Un po' Jim Blendings, un po' fenice: così lo Spezia di Thiago è risorto dalle ceneri

L'obiettivo prossimo della squadra aquilotta sarà piantare le radici nella continuità: solo così si potrà mantenere la categoria

“Post fata resurgo”. Più o meno. O meglio, non letteralmente. “Dopo la morte, mi rialzo”: questo è il motto della Fenice, e solitamente si usa per esprimere fiducia nella capacità di rialzarsi, di ritrovare la via maestra dopo qualche incidente di percorso. Aforisma che, senza alcun dubbio, ben si appiccica, come la più golosa delle figurine mancanti, al momento dello Spezia. Tre vittorie in altrettante gare in trasferta (e, va sottolineato: due di queste erano contro Napoli e Milan), 10 punti conquistati negli ultimi 15 disponibili e un 2022 che forse meglio non poteva cominciare.

Ma il filo rosso della storia calcistica non si può dividere. E quindi, nell’ottimo periodo dello Spezia è inevitabile notare la crescita di Thiago Motta. Come allenatore, certo. Ma soprattutto come parte integrante di quell’essenza che l’aquila rappresenta.

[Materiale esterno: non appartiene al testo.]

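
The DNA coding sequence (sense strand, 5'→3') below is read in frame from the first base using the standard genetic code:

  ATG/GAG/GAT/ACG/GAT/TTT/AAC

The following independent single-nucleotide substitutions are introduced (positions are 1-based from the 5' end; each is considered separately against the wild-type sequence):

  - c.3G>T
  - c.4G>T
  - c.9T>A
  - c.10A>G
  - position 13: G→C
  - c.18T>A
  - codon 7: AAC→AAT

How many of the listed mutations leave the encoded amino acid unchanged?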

Quello che, in poche parole, i tifosi gli chiesero dopo la disastrosa partita casalinga di Coppa Italia con il Lecce.
In pochi, anzi pochissimi, ricorderanno “La casa dei nostri sogni”, film statunitense uscito nelle sale nel lontano 1948. Eppure la somiglianza tra le parabole di Jim Blandings, protagonista della pellicola, e di Motta è sorprendente. Incoraggiato da una prospera situazione post-bellica, la stessa, felice e sognante nonostante l’episodio-Italiano, che l’allenatore italo-brasiliano trovò al suo arrivo nel Golfo dei Poeti, Jim si lanciò in una nuova avventura, comprando casa nella deliziosa campagna del Connecticut. Entrambi non potevano sapere, però, che proprio l’accettazione di un qualcosa di nuovo, sarebbe stato l’inizio dei loro guai. E così, complici una serie di disavventure, nelle quali le colpe dei protagonisti non sono certo celabili, i due finiscono sul lastrico. Sprofondano in una crisi professionale che rischia di catapultarli fuori dai rispettivi progetti lavorativi. Ma, se nel caso della famiglia Blandings sapevamo, come cultura mainstream impone, che di lì a poco lo ‘switch’ narrativo sarebbe arrivato portando l’interprete mastro e tutti i suoi cari nel più classico dei porti del ‘e vissero tutti felici e contenti’, altrettanto non avremmo saputo dire per il tecnico dello Spezia.
La trasferta al ‘Maradona’ sembrava superflua. Il destino (e la società) parevano aver scelto il futuro prossimo di Thiago. Un futuro che profumava d’esonero. È qui però, in questo preciso istante, che il motto ‘post fata resurgo’ si è appiccato alle sorti aquilotte. E, conseguentemente, a quelle dell’ex Inter. Come una fenice, nel momento più buio e cupo degli ultimi anni, dove l’equilibrio tra il bianco e nero pendeva decisamente a favore dell'ultimo, lo Spezia ha reagito, si è rialzato e da lì in poi tutti abbiamo dovuto per forza di cose raccontare un’altra storia. Più bella e avvincente. Una storia potente, di resilienza. Spezzina. Gli antichi greci rappresentavano la fenice come un’aquila reale: non è un caso, non può esserlo.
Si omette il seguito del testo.